Dr Cuna Ekmekcioglu works at the University of Edinburgh, Library & University Collections. She leads the training and outreach programme for the Research Data Management Service and provides support and consultancy to research staff and postgraduate research students for research data management. She was the lead editor and one of the authors of the Research Data MANTRA course. (2010-11). She worked in the fields of technology enhanced learning and teaching. She was responsible for running computer aided assessment for academic staff across disciplines (2004-2006). She designed, developed and delivered online Continuing Professional Development (CPD) courses as part of the Office of Lifelong Learning CPD programme (2001-2003). She has good knowledge and experience in face-to-face and online teaching and learning, and training both postgraduate students and academic staff. She has an MSc in Information Management, PhD in Information Science, PGCE in Information Technology and Education, and national and European certificates in online course design, e-tutoring, and computer-aided assessment.

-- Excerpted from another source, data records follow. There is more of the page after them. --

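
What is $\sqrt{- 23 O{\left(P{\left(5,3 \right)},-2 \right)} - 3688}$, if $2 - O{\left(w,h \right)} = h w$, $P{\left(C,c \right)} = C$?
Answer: $2 i \sqrt{991} \approx 62.96 i$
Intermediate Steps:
$O{\left(w,h \right)} = 2 - h w$
$\sqrt{- 23 O{\left(P{\left(5,3 \right)},-2 \right)} - 3688} = \sqrt{- 23 \left(2 - \left(-2\right) 5\right) - 3688} = \sqrt{- 23 \left(2 + 10\right) - 3688} = \sqrt{\left(-23\right) 12 - 3688} = \sqrt{-276 - 3688} = \sqrt{-3964} = 2 i \sqrt{991}$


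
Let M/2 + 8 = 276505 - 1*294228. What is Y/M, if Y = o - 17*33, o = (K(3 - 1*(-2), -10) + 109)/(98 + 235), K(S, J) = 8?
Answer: 10372/656047 ≈ 0.015810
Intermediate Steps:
o = 13/37 (o = (8 + 109)/(98 + 235) = 117/333 = 117*(1/333) = 13/37 ≈ 0.35135)
M = -35462 (M = -16 + 2*(276505 - 1*294228) = -16 + 2*(276505 - 294228) = -16 + 2*(-17723) = -16 - 35446 = -35462)
Y = -20744/37 (Y = 13/37 - 17*33 = 13/37 - 561 = -20744/37 ≈ -560.65)
Y/M = -20744/37/(-35462) = -20744/37*(-1/35462) = 10372/656047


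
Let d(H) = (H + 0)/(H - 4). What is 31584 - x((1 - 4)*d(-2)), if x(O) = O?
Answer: 31585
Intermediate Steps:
d(H) = H/(-4 + H)
31584 - x((1 - 4)*d(-2)) = 31584 - (1 - 4)*(-2/(-4 - 2)) = 31584 - (-3)*(-2/(-6)) = 31584 - (-3)*(-2*(-⅙)) = 31584 - (-3)/3 = 31584 - 1*(-1) = 31584 + 1 = 31585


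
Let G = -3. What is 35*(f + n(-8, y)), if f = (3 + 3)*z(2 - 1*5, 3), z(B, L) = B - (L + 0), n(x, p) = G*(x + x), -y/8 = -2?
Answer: 420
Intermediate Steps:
y = 16 (y = -8*(-2) = 16)
n(x, p) = -6*x (n(x, p) = -3*(x + x) = -6*x)
z(B, L) = B - L
f = -36 (f = (3 + 3)*((2 - 1*5) - 1*3) = 6*((2 - 5) - 3) = 6*(-3 - 3) = 6*(-6) = -36)
35*(f + n(-8, y)) = 35*(-36 - 6*(-8)) = 35*(-36 + 48) = 35*12 = 420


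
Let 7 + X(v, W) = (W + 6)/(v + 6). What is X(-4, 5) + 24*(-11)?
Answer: -531/2 ≈ -265.50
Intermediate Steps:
X(v, W) = -7 + (6 + W)/(6 + v) (X(v, W) = -7 + (W + 6)/(v + 6) = -7 + (6 + W)/(6 + v))
X(-4, 5) + 24*(-11) = (-36 + 5 - 7*(-4))/(6 - 4) + 24*(-11) = (-36 + 5 + 28)/2 - 264 = (1/2)*(-3) - 264 = -3/2 - 264 = -531/2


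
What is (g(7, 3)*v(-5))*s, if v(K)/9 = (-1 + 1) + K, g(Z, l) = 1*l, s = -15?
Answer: 2025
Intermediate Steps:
g(Z, l) = l
v(K) = 9*K (v(K) = 9*((-1 + 1) + K) = 9*(0 + K) = 9*K)
(g(7, 3)*v(-5))*s = (3*(9*(-5)))*(-15) = (3*(-45))*(-15) = -135*(-15) = 2025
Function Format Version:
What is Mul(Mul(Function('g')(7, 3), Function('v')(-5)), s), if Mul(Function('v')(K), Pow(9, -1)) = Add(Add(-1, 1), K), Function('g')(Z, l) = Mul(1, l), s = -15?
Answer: 2025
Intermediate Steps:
Function('g')(Z, l) = l
Function('v')(K) = Mul(9, K) (Function('v')(K) = Mul(9, Add(Add(-1, 1), K)) = Mul(9, Add(0, K)) = Mul(9, K))
Mul(Mul(Function('g')(7, 3), Function('v')(-5)), s) = Mul(Mul(3, Mul(9, -5)), -15) = Mul(Mul(3, -45), -15) = Mul(-135, -15) = 2025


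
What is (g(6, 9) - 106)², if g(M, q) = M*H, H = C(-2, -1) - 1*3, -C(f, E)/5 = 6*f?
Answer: 55696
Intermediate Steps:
C(f, E) = -30*f
H = 57 (H = -30*(-2) - 1*3 = 60 - 3 = 57)
g(M, q) = 57*M (g(M, q) = M*57 = 57*M)
(g(6, 9) - 106)² = (57*6 - 106)² = (342 - 106)² = 236² = 55696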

Isaac is Head of Insight at deltaDNA. Since moving into the games industry, Isaac has worked as a consultant on over 50 games, offering wide ranging expertise on data-driven game design and the use of predictive modelling. In addition, Isaac heads research at deltaDNA, trying to bring the best in analytics to the masses through its self-service platform. In a previous life Isaac was an astrophysicist, building data processing pipelines for large space telescopes.
Rebecca Kaye is passionate about both numbers and graphics and the story telling potential of patterns within data.
After graduating from Manchester University with a BSc Mathematics and Statistics, she spent her time working as a statistician within government and health departments, helping policy and decision makers to make sense of big data.
Following her postgraduate research, Msc (Distinction) Design and Communication, she put theory into practice and applied her unique skillset to deciphering complex datasets and communicating the results using design priniciples. These skills have also led her to applying her design thinking to interactive commisions for the likes of RBS and Channel 4.
Rebecca is now co-founder of numbertelling, specialising in all areas of data visualisation from information graphics to interactive reports and everything in between.
Pawel Jancz loves discovering new technologies and the possibilities they can offer when applied to the world of data.
His journey began in the field of economy and finance, where he graduated with a BSc in Corporate Finance and Accountancy. He was quickly introduced to the real world of finance, when he spent his first few years in Gdansk Shipyard.
After moving to Scotland, he expanded his skills across a variety of areas in both public and private sectors, where he specialised in finance and healthcare data. Whilst the topic areas varied wildly, the problems were familiar and it was this enthusiasm for problem solving that led him to programming. Pawel has since applied these powerful skills to help numerous organisations and charities.
Pawel is now co-founder of numbertelling, specialising across the fields of data extraction and management, where he programmes bespoke applications to do just about anything with data.